„Die ÖVP rasselt bei einer Wahl zehn Prozentpunkte nach unten - und dann rollen nicht sofort Köpfe? Das hätte es früher bei uns nie gegeben“, meint einer, der mit den Machtstrukturen und Entscheidungsprozessen in der Volkspartei bestens vertraut ist. Hat sich die ÖVP so sehr geändert, dass man nach so einer Niederlage wie am Sonntag einfach so wieder zur Tagesordnung übergeht, als wäre nichts passiert?
Ganz sicher nicht, aber man behält - wie in der SPÖ - den Kalender im Auge: Landtagswahl Kärnten am 5. März, in Salzburg am 23. April. Bis dahin versucht man, so gut man kann, sich mit Personaldiskussionen nach außen hin zurückzuhalten. Aufzuhalten sind sie ohnedies nicht.
Wackelt Wolfgang Sobotkas Sessel?
Im Zentrum der parteiinternen Debatten - selbst in ihrer Heimat - stehen die schwarz-türkisen Niederösterreicher. Da kommt Karl Nehammer, der Halb-Niederösterreicher an der Parteispitze, gerade noch am besten weg. Auch wenn in der „Frage des Tages“ der „Krone“ mehr als zwei Drittel meinen, er sitze nach der Wahl vom vergangenen Sonntag nicht mehr fest im Sattel. Parteiintern als weit wackeliger gelten die Stühle von Nationalratspräsident und Vertrauensindex-Minusmann Wolfgang Sobotka sowie Innenminister Gerhard Karner, an dem Parteifreunde immer lauter Kritik üben.

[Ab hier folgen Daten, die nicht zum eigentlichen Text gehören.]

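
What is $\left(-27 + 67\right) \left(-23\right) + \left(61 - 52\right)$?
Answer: $-911$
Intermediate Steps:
$\left(-27 + 67\right) \left(-23\right) + \left(61 - 52\right) = 40 \left(-23\right) + 9 = -920 + 9 = -911$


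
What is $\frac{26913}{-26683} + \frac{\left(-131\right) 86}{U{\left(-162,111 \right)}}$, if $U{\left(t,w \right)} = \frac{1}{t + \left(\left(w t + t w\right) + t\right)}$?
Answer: $\frac{10908560256351}{26683} \approx 4.0882 \cdot 10^{8}$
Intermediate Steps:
$U{\left(t,w \right)} = \frac{1}{2 t + 2 t w}$ ($U{\left(t,w \right)} = \frac{1}{t + \left(\left(t w + t w\right) + t\right)} = \frac{1}{t + \left(2 t w + t\right)} = \frac{1}{t + \left(t + 2 t w\right)} = \frac{1}{2 t + 2 t w}$)
$\frac{26913}{-26683} + \frac{\left(-131\right) 86}{U{\left(-162,111 \right)}} = \frac{26913}{-26683} + \frac{\left(-131\right) 86}{\frac{1}{2} \frac{1}{-162} \frac{1}{1 + 111}} = 26913 \left(- \frac{1}{26683}\right) - \frac{11266}{\frac{1}{2} \left(- \frac{1}{162}\right) \frac{1}{112}} = - \frac{26913}{26683} - \frac{11266}{\frac{1}{2} \left(- \frac{1}{162}\right) \frac{1}{112}} = - \frac{26913}{26683} - \frac{11266}{- \frac{1}{36288}} = - \frac{26913}{26683} - -408820608 = - \frac{26913}{26683} + 408820608 = \frac{10908560256351}{26683}$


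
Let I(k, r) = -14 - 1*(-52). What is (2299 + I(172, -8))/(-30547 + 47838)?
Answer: 2337/17291 ≈ 0.13516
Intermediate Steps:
I(k, r) = 38 (I(k, r) = -14 + 52 = 38)
(2299 + I(172, -8))/(-30547 + 47838) = (2299 + 38)/(-30547 + 47838) = 2337/17291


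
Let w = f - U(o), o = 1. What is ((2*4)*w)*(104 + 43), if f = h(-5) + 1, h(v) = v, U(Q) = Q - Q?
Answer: -4704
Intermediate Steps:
U(Q) = 0
f = -4 (f = -5 + 1 = -4)
w = -4 (w = -4 - 1*0 = -4 + 0 = -4)
((2*4)*w)*(104 + 43) = ((2*4)*(-4))*(104 + 43) = (8*(-4))*147 = -32*147 = -4704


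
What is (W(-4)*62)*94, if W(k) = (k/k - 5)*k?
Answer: 93248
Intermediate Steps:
W(k) = -4*k (W(k) = (1 - 5)*k = -4*k)
(W(-4)*62)*94 = (-4*(-4)*62)*94 = (16*62)*94 = 992*94 = 93248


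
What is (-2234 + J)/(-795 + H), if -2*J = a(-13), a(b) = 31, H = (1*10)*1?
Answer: 4499/1570 ≈ 2.8656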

„Sebastian Kurz - oder eine Lösung“
Karner lastet man den unglücklichen Umgang mit der Migrations-/Asylfrage in den vergangenen Monaten an. Pointiert formuliert es eine schwarze Größe: „Wenn man so ein Thema aufspielt, dann braucht man auch den zweiten Teil: und zwar entweder Sebastian Kurz oder eine Lösung.“ Und die haben im Auge vieler Wähler (und Parteifreunde) weder Karner noch Nehammer anzubieten - sondern vielmehr Herbert Kickl und seine Blauen. Denen treibe man, so die interne Kritik, in Scharen die Wähler zu. Das hatten viele schon vor der Wahl prognostiziert und sei nun auch voll eingetreten.

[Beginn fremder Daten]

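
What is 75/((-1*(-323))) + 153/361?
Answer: 4026/6137 ≈ 0.65602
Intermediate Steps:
75/((-1*(-323))) + 153/361 = 75/323 + 153*(1/361) = 75*(1/323) + 153/361 = 75/323 + 153/361 = 4026/6137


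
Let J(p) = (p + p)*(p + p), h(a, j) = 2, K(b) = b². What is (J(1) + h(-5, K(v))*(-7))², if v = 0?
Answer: 100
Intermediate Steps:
J(p) = 4*p² (J(p) = (2*p)*(2*p) = 4*p²)
(J(1) + h(-5, K(v))*(-7))² = (4*1² + 2*(-7))² = (4*1 - 14)² = (4 - 14)² = (-10)² = 100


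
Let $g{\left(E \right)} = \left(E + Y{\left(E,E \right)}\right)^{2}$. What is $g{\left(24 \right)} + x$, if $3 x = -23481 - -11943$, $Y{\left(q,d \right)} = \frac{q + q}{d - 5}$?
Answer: $- \frac{1134390}{361} \approx -3142.4$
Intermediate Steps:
$Y{\left(q,d \right)} = \frac{2 q}{-5 + d}$
$g{\left(E \right)} = \left(E + \frac{2 E}{-5 + E}\right)^{2}$
$x = -3846$ ($x = \frac{-23481 - -11943}{3} = \frac{-23481 + 11943}{3} = \frac{1}{3} \left(-11538\right) = -3846$)
$g{\left(24 \right)} + x = \frac{24^{2} \left(-3 + 24\right)^{2}}{\left(-5 + 24\right)^{2}} - 3846 = \frac{576 \cdot 21^{2}}{361} - 3846 = 576 \cdot \frac{1}{361} \cdot 441 - 3846 = \frac{254016}{361} - 3846 = - \frac{1134390}{361}$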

Zweifel auch von „Landesvater“ Pröll
Die Kritik an der niederösterreichischen Landeshauptfrau Johanna Mikl-Leitner wird größtenteils noch hinter vorgehaltener Hand geraunt. In der Öffentlichkeit am weitesten ging dabei ausgerechnet Mikl-Leitners Vorgänger und langjähriger Förderer Erwin Pröll. Der hochgeachtete und im Land weiter außerordentlich beliebte „Landesvater“ hatte gewisse Zweifel an der Eignung Mikl-Leitners für die Führungsaufgabe anklingen lassen. Wiederum hinter vorgehaltener Hand flüstert man, dass das Verhältnis zwischen Pröll und Mikl-Leitner weit bessere Zeiten gesehen habe.

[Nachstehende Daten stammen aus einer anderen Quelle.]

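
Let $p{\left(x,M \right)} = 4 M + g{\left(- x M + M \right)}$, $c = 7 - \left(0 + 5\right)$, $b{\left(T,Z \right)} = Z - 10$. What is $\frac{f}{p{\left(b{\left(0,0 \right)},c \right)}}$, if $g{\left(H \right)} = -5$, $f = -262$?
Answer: $- \frac{262}{3} \approx -87.333$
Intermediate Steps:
$b{\left(T,Z \right)} = -10 + Z$
$c = 2$ ($c = 7 - 5 = 2$)
$p{\left(x,M \right)} = -5 + 4 M$ ($p{\left(x,M \right)} = 4 M - 5 = -5 + 4 M$)
$\frac{f}{p{\left(b{\left(0,0 \right)},c \right)}} = - \frac{262}{-5 + 4 \cdot 2} = - \frac{262}{-5 + 8} = - \frac{262}{3}$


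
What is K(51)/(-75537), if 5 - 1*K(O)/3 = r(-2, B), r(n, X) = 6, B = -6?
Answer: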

So viel ist klar: Misserfolg schafft Nervosität. Und was auch vielen klar scheint: Das ÖVP-Herz schlägt nicht mehr allein in St. Pölten, die Karten werden auch in der Kräfteverteilung innerhalb der ÖVP (österreichweit) neu gemischt. Derzeit noch unterm Tisch, nach dem Abschluss des Wahlreigens im April werden sie vermutlich auf den Tisch geknallt.